8.

252 21 1
                                    

Seperti biasa, seusai jam sekolah, Mavendra sudah berdiri tegak di depan pintu kelas Aurora. Matanya mencari-cari cewek itu di antara kerumunan siswa yang keluar dari kelas.

Ketika akhirnya melihat Aurora yang sedang berjalan ke arahnya, senyum lebar langsung menghiasi wajah Mavendra. "Pulang bareng?" tanyanya penuh harap.

Aurora hanya menggelengkan kepala, melanjutkan langkahnya tanpa mengucapkan sepatah kata pun.

"Kenapa nggak mau?" Mavendra terus mengejar, berjalan di sampingnya.

"Bisa pulang sendiri," jawab Aurora singkat.

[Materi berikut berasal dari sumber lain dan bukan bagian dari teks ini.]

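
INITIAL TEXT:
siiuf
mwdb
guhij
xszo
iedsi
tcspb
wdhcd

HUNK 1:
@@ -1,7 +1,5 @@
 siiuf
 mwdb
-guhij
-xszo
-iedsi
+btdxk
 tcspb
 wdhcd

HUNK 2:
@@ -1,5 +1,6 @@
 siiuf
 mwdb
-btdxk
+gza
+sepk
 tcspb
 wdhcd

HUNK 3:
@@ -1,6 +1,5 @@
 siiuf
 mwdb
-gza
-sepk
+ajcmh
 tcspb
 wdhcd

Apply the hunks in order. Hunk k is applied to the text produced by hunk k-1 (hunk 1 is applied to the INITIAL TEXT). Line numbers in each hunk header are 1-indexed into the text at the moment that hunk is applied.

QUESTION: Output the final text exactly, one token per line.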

"Dari pada ngeluarin uang buat bayar taksi, mending lo bareng sama gue aja, Ra. Gratis, kok," bujuk Mavendra sambil mencoba merayu.

Namun, Aurora tetap diam.

"Makan dulu, yuk? Tenang aja, nanti gue anterin pulang sampai rumah. Sekalian mau ketemu calon mertua, nih," candanya mencoba mencairkan suasana.

Aurora tetap saja tak merespons.

Mavendra menghela napas frustrasi. "Lama-lama gue gemes juga sama lo, Ra. Boleh gue culik nggak, sih?" ucapnya dengan nada setengah bercanda, tetapi tiba-tiba matanya menangkap sesuatu yang aneh. Ia melihat lebam di pergelangan tangan Aurora.

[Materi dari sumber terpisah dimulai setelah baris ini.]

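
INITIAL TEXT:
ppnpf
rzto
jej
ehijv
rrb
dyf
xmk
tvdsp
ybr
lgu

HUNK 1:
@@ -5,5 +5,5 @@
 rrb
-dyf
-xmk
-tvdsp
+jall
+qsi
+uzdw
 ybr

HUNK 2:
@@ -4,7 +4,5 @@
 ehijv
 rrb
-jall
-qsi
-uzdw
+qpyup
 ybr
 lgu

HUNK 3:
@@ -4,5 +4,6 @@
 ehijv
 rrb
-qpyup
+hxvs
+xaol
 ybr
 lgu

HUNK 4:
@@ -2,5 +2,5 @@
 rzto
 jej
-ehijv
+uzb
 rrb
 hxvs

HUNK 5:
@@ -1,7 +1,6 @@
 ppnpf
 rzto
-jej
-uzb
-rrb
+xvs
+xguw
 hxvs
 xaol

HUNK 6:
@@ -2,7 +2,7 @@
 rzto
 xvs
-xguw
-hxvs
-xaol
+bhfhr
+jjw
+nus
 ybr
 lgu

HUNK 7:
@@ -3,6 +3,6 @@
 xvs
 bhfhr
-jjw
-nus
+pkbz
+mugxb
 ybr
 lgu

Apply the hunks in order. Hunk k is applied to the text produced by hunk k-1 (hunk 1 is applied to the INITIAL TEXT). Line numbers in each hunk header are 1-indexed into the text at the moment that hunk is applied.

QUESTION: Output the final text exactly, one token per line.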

"Tangan lo kenapa, Ra?" tanya Mavendra sambil meraih tangan Aurora. "Kok, ada lebam?"

"Apaan, sih?!" sahut Aurora dengan nada kesal, langsung menarik tangannya dari genggaman Mavendra.

"Jawab gue, Ra! Kenapa tangan lo bisa kayak gitu? Siapa yang mukul lo? Siapa pelakunya?" Mavendra bertanya bertubi-tubi, rasa khawatirnya memuncak.

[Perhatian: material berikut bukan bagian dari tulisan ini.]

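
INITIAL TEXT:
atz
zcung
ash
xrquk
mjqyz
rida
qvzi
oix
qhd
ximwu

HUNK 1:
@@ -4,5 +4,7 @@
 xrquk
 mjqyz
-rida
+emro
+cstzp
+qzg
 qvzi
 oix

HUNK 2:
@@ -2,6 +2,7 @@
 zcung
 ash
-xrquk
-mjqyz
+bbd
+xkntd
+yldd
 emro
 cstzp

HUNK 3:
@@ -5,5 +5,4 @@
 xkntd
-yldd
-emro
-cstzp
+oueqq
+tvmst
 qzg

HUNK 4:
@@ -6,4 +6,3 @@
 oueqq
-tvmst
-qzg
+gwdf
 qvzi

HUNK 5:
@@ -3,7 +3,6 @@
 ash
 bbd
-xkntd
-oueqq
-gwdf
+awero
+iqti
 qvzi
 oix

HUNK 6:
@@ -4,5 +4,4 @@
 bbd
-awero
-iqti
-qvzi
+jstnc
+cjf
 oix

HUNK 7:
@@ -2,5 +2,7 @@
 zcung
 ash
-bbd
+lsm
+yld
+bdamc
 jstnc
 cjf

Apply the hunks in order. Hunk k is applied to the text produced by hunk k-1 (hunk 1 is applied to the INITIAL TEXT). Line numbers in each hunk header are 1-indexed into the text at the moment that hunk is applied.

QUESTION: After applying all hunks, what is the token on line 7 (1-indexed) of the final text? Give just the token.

Hunk 1: at line 4 remove [rida] add [emro,cstzp,qzg] -> 12 lines: atz zcung ash xrquk mjqyz emro cstzp qzg qvzi oix qhd ximwu
Hunk 2: at line 2 remove [xrquk,mjqyz] add [bbd,xkntd,yldd] -> 13 lines: atz zcung ash bbd xkntd yldd emro cstzp qzg qvzi oix qhd ximwu
Hunk 3: at line 5 remove [yldd,emro,cstzp] add [oueqq,tvmst] -> 12 lines: atz zcung ash bbd xkntd oueqq tvmst qzg qvzi oix qhd ximwu
Hunk 4: at line 6 remove [tvmst,qzg] add [gwdf] -> 11 lines: atz zcung ash bbd xkntd oueqq gwdf qvzi oix qhd ximwu
Hunk 5: at line 3 remove [xkntd,oueqq,gwdf] add [awero,iqti] -> 10 lines: atz zcung ash bbd awero iqti qvzi oix qhd ximwu
Hunk 6: at line 4 remove [awero,iqti,qvzi] add [jstnc,cjf] -> 9 lines: atz zcung ash bbd jstnc cjf oix qhd ximwu
Hunk 7: at line 2 remove [bbd] add [lsm,yld,bdamc] -> 11 lines: atz zcung ash lsm yld bdamc jstnc cjf oix qhd ximwu
Final line 7: jstnc

Answer: jstnc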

Namun, Aurora tetap bungkam, membuat emosi Mavendra semakin tersulut.

"Jawab gue, Ra!" tanpa sadar, suaranya meninggi, hampir membentak.

Aurora tiba-tiba menghentikan langkahnya, menatap Mavendra dengan ekspresi datar. "Mau lo apa, hah? Lo mau apa dari gue? Jawab!"

Mavendra terdiam, tak tahu harus berkata apa.

"Nggak usah ikut campur dalam hidup gue. Gue nggak kenal lo. Gue nggak tahu siapa lo!" Aurora mengarahkan jarinya tepat di depan wajah Mavendra. "Mulai sekarang, jangan pernah muncul di depan gue lagi. Gue risih!"

Setelah mengatakan itu, Aurora berbalik dan berjalan cepat meninggalkan Mavendra yang hanya bisa terdiam mematung, tak percaya dengan apa yang baru saja terjadi.

*** 

"Bangsat! Kenapa gue mikirin cewek itu, sih?" Mavendra menggeram sambil mengusap wajahnya dengan kasar. "Inget, Al, ini cuma tantangan! Seharusnya yang baper itu dia, bukan lo!"

Dengan rasa frustrasi yang masih meluap, Mavendra melangkah turun ke lantai satu, di mana ia menemukan Mamahnya, Risa, sedang menonton televisi. Ia berjalan mendekat dan duduk di sofa di sampingnya.

"Loh, tumben nggak keluar main?" Risa menoleh ke arah anaknya, melihat ekspresi Mavendra yang terlihat berbeda.

"Malas, Mah," jawab Mavendra singkat, tanpa semangat.

"Kenapa, sih? Lagi putus cinta, ya? Kok, mukanya yang tadinya jelek, tambah jelek aja," canda Risa, mencoba menggoda.

"Mah!" Mavendra merengek seperti anak kecil, merasa digoda pada saat yang tidak tepat.

Risa menggeleng pelan, menahan tawa. "Serius, ada apa, sih? Kamu ada masalah?"

Tanpa berkata-kata, Mavendra menunduk dan meletakkan kepalanya di atas bahu Mamahnya, sambil memeluk bantal yang ada di dekatnya. Rasa lelah dan bingung membuatnya membutuhkan kenyamanan yang hanya bisa ia dapatkan dari Mamahnya.